Some of the E3 Academy students explain how they created the pantry box and how they think it will help with hunger issues.

North Adams' E3 Academy Creates Mini-Pantry

By Tammy Daniels
iBerkshires Staff
02:17AM / Wednesday, December 07, 2016


 

NORTH ADAMS, Mass. — The students at E3 Academy saw a problem with hunger and came up with a solution: a mini-food pantry.

Inspired by the proliferation of Little Lending Libraries in the region, the Give Food Take Food pantry box outside the Vietnam Veterans Post 54 is stocked with canned goods with the idea that people who need it will use it.

"We were doing, 'what are problems in the community?' and we found one of them is people in North Adams don't know where to get food or are struggling to get food," said student Joey Butler. "So we decided to make it easier by putting this out here and putting food in it."

The academy, an alternative program that uses on-hands projects and mentoring opportunities to engage at-risk students, has developed a number of community service projects, from the NAMApparel line to a primer on nutritional cooking.

"E3 is based on service-learning projects so we always look to not only what we can give back to the community but in doing so we can teach them the core courses for their high school graduation," said teacher Cathleen King. "So we wrap up all of our English, history, math, science lessons into these projects."

The endeavors are largely brainstormed by the students with some guidance. This fall, the focus had been on food and food insecurity.

"The issue that rose up as the most important to the kids was that they felt there were people in the community who weren't accessing the resources available," Abby Reifsnyder, school adjustment counselor, said. "So they wanted to create a resource that didn't require any paperwork, you didn't have to show anybody that you needed anything [for eligibility], you didn't have to be seen in an environment where people might judge. ...

"They wanted to create something that's completely free of any stigma."

The 10 students in the program had to figure out what would be the best way to address food security. They did research, visited and participated in local pantries and the Berkshire Food Project and then designed and built the box so it was weather proof and the food inside protected.

"There were multiple different designs we came up with and we stuck with the best design for the box," Butler said.

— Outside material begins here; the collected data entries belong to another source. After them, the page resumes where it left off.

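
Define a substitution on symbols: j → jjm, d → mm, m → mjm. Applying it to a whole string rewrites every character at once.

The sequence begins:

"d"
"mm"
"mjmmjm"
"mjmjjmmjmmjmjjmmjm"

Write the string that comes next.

mjmjjmmjmjjmjjmmjmmjmjjmmjmmjmjjmmjmjjmjjmmjmmjmjjmmjm

Replace each of the 18 characters of mjmjjmmjmmjmjjmmjm in place — mjm jjm mjm jjm jjm mjm mjm jjm mjm mjm jjm mjm jjm jjm mjm mjm jjm mjm — and concatenate.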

They also created a community guide to food resources in the area and stacked the tri-fold brochures in the pantry box. The brochure lists local pantries, places that offer free meals, where to find financial help related to food needs and the address of a Facebook page — givefoodtakefood — to create greater awareness of food resources.  

Another student said the whole project was a lesson in teamwork.

"We learned like measuring skills, working together with other people, we also learned to how to work as a group because we weren't so good at it at first," she said. "But we all came together and cooperated very good together."

Mayor Richard Alcombright cut the ribbon on the food box Tuesday morning and recognized Michael Chalifoux of Post 54 for hosting both the box and numerous community groups.

"This is just another really good success story by the E3 kids and their staff," he said. "This is just sustainable thing, it's great for the community, it's great for the neighborhood, and if you really look into it, it brings in all of the academic things that they need to be doing  

Reifsnyder said it was something of an experiment. The Girl Scouts, Berkshire Dream Center and Friendship Center will be taking turns keeping the pantry box stocked and she's in discussion with a Massachusetts College of Liberal Arts group that runs a small pantry at the post on Sunday.

"Our hope is regular people will also just put stuff in, just like those Little Free Libraries," she said. "They put books in and people take books out, so we're hoping that will be part of what goes on here."